Alfonso of Molina also had several illegitimate children from various extramarital relationships: (Note: Alfonso, according to Szabolcs de Vajay, was the father of Teresa Alfonso, wife of Nuño González de Lara. For Teresa's filiation, see articles on Alfonso IX of León and Aldonza Martínez de Silva.)

- Juan Alfonso of Molina (1225–1293) was declared legitimate by Pope Innocent IV in a bull published 14 October 1243. He was dean of Burgos Cathedral, and later Bishop of Palencia from 1278 to 1293. In order to be named Bishop of Palencia he had to receive a dispensation, which was published by Pope Alexander IV on 24 January 1259.
- Urraca Alfonso (1225/1230? - ?) married García Gómez Carrillo "el de los Garfios" ('he of the hooks'), lord of Mazuelo and defender of the fortress of Jerez de la Frontera.
- Berengaria Fernández (1230/1235? - 1272), Lady of Melgoso and Caldelas, she was the daughter of the Portuguese noblewoman Teresa Fernández de Bragança. She married, in 1251, Gonzalo Ramírez, son of Ramiro Froilaz and his wife Aldonza González Girón.
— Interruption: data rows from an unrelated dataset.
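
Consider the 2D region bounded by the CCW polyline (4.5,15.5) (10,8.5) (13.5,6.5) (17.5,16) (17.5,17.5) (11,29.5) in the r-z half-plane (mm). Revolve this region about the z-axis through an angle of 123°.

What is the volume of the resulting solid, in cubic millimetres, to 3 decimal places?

Profile (r,z), 6 vertices: (4.5,15.5) (10,8.5) (13.5,6.5) (17.5,16) (17.5,17.5) (11,29.5)
edge 0: (4.5,15.5)→(10,8.5)  cross = 4.5·8.5 − 10·15.5 = -116.7500; (r_i+r_j)·cross = 14.5·-116.7500 = -1692.8750
edge 1: (10,8.5)→(13.5,6.5)  cross = 10·6.5 − 13.5·8.5 = -49.7500; (r_i+r_j)·cross = 23.5·-49.7500 = -1169.1250
edge 2: (13.5,6.5)→(17.5,16)  cross = 13.5·16 − 17.5·6.5 = 102.2500; (r_i+r_j)·cross = 31·102.2500 = 3169.7500
edge 3: (17.5,16)→(17.5,17.5)  cross = 17.5·17.5 − 17.5·16 = 26.2500; (r_i+r_j)·cross = 35·26.2500 = 918.7500
edge 4: (17.5,17.5)→(11,29.5)  cross = 17.5·29.5 − 11·17.5 = 323.7500; (r_i+r_j)·cross = 28.5·323.7500 = 9226.8750
edge 5: (11,29.5)→(4.5,15.5)  cross = 11·15.5 − 4.5·29.5 = 37.7500; (r_i+r_j)·cross = 15.5·37.7500 = 585.1250
Σcross = 323.5000 → A = |Σcross|/2 = 161.7500 mm²
Σ(r_i+r_j)·cross = 11038.5000 → first moment M = |Σ|/6 = 1839.7500
R_c = M/A = 1839.7500/161.7500 = 11.3740 mm
θ = 123° = 2.146755 rad
V = θ·R_c·A = 2.146755·11.3740·161.7500 = 3949.492 mm³

Volume = 3949.492 mm³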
They had no children, and Berengaria became the mistress of James I the Conqueror, King of Aragon with whom she had Pedro Fernández, lord of Híjar.
- Leonor Alfonso (1230/1235 - ?) married Alfonso García de Villamayor, Lord of Villamayor, Celada, and Sisamón, and son of García Fernández de Villamayor and his wife Mayor Arias. Her husband was adelantado mayor of Andalusia and Mayordomo mayor (royal high steward) for Alfonso X.
- Juana Alfonso (1266 - ?). In 1283 she received a gift from Alfonso X.